Temple students turn quarantine hobbies into side gigs

During the COVID-19 pandemic, students turned free time activities into small side businesses.

Olivia Chiaravalli, owner of FruitClub, sews small wallets in her dorm room in Morgan Hall North on Feb. 15. | OLIVIA CHIARAVALLI / COURTESY

When the COVID-19 pandemic began and life seemingly came to a halt, Olivia Chiaravalli didn’t put her life on pause. 

Instead, she pulled out her grandmother’s old sewing machine from her basement and spent her sudden free time learning to sew.

“I didn’t think it would really become anything, I just learned how to make masks and posted on my story to see if anyone would want them,” said Chiaravalli, a junior communication studies major.

Like Chiaravalli, students found motivation to pick up new hobbies while staying home. For some, these hobbies became more a simple way to pass time, but a small side business from their bedrooms, creating and selling masks, bags, embroidered clothes and digital designs. 

“That’s just one of the silver linings of COVID,” Chiaravalli said. “People have been able to use their creative outlet to like, bring some positivity to their lives.”

In November 2020, Chiaravalli created FruitClub and began selling handmade accessories like masks, bags, hats and wallets. Chiaravalli hopes to add crocheted products to her bright, patterned accessories.

Abby Misbin, a senior marketing major, spent the pandemic learning to make custom cowboy hats covered in glitter and modeled after alcohol brands for parties.

“I originally just did it for me and my friends to wear, and then more people started asking for them,” Misbin said. 

In early August 2020, Misbin created her online Etsy page, TrendingByAbby, which received 3,000 visitors by September 2020, she said. In October 2020, she created an Instagram page for her business, where she posts pictures and pricing information for the hats. 

Tori Steger, a sophomore communication studies major, began selling custom-made digital products, like social media advertisements, logos and business cards, through her Instagram page, Tori Steger Creations. 

After receiving 235 likes on a post she created for the Klein College of Media and Communication communication studies media team about how to celebrate Halloween during the pandemic, Steger realized she had a talent and a passion for content creation. 

Steger used her extra time from online classes to focus more on advertising and promoting her business, she said. 

“Putting yourself out there is like the best thing to do when you have a small business,” Steger said. 

Maria Nguyen, a third-year pharmaceutical sciences student, learned to embroider by watching YouTube videos in October 2020 after seeing an Instagram post of a whimsical flower embroidery, she said. 

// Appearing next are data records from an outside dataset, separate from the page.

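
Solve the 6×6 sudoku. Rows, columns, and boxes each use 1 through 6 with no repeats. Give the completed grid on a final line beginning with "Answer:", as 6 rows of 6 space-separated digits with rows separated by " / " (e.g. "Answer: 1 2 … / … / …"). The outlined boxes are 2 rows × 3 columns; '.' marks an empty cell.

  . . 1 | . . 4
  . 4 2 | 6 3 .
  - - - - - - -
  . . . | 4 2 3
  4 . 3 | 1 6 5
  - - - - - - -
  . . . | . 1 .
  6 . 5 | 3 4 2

Step 1. [r1c5∈{5}] r1c5 is down to just 5. So r1c5=5.
Step 2. [r3c2∈{1,5,6}] in col 2, 5 fits only at r3c2. So r3c2=5.
Step 3. [r1c1∈{3}] nothing but 3 survives at r1c1, so r1c1=3.
Step 4. [r5c2∈{2,3}] across row 5, 3 lands solely at r5c2 ⇒ r5c2=3.
Step 5. [r2c6∈{1}] only 1 remains possible at r2c6. So r2c6=1.
Step 6. [r6c2∈{1}] r6c2 has the single candidate 1, so r6c2=1.
Step 7. [r5c1∈{2}] only 2 remains possible at r5c1, so r5c1=2.
Step 8. [r1c2∈{6}] r1c2's peers cover all but 6, so r1c2=6.
Step 9. [r4c2∈{2}] r4c2's peers cover all but 2. So r4c2=2.
Step 10. [r5c4∈{5}] only 5 remains possible at r5c4, so r5c4=5.
Step 11. [r5c6∈{6}] nothing but 6 survives at r5c6. So r5c6=6.
Step 12. [r5c3∈{4}] r5c3 has the single candidate 4. So r5c3=4.
Step 13. [r3c3∈{6}] r3c3 has the single candidate 6, so r3c3=6.
Step 14. [r1c4∈{2}] nothing but 2 survives at r1c4, so r1c4=2.
Step 15. [r2c1∈{5}] only 5 remains possible at r2c1. So r2c1=5.
Step 16. [r3c1∈{1}] nothing but 1 survives at r3c1. So r3c1=1.

Answer: 3 6 1 2 5 4 / 5 4 2 6 3 1 / 1 5 6 4 2 3 / 4 2 3 1 6 5 / 2 3 4 5 1 6 / 6 1 5 3 4 2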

Her first products were embroidery hoop Christmas ornaments, which she initially sold on Instagram, later creating an Etsy shop called Threaded Creations. 

Nguyen expanded to creating custom designs for quarter zips, sweaters and sewn scrunchies. Although the scrunchies are currently only available in solid colors and satin material, Nguyen plans to add different patterns and materials in the future. 

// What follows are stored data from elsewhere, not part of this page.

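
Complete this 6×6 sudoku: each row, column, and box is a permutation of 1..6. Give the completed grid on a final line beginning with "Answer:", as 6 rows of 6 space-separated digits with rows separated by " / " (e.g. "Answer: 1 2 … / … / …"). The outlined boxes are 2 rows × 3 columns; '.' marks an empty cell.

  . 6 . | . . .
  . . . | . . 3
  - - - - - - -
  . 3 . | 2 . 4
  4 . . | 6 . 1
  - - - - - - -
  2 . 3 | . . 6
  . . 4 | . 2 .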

Nguyen’s business allowed her to overcome her introverted nature to advertise her business, she said. 

“I have to do social media, I have to advertise around on Facebook, I have to get the word out to my friends,” she said. “It’s a one-woman team.”

People who want to start small businesses should get started, even if not everything is perfect and they feel unsure of themselves, Nguyen said. 

“Try something new, whether it be for themselves or for profit, it’s definitely a worthwhile thing,” Nguyen said. “It can get your mind off the stresses of the world.”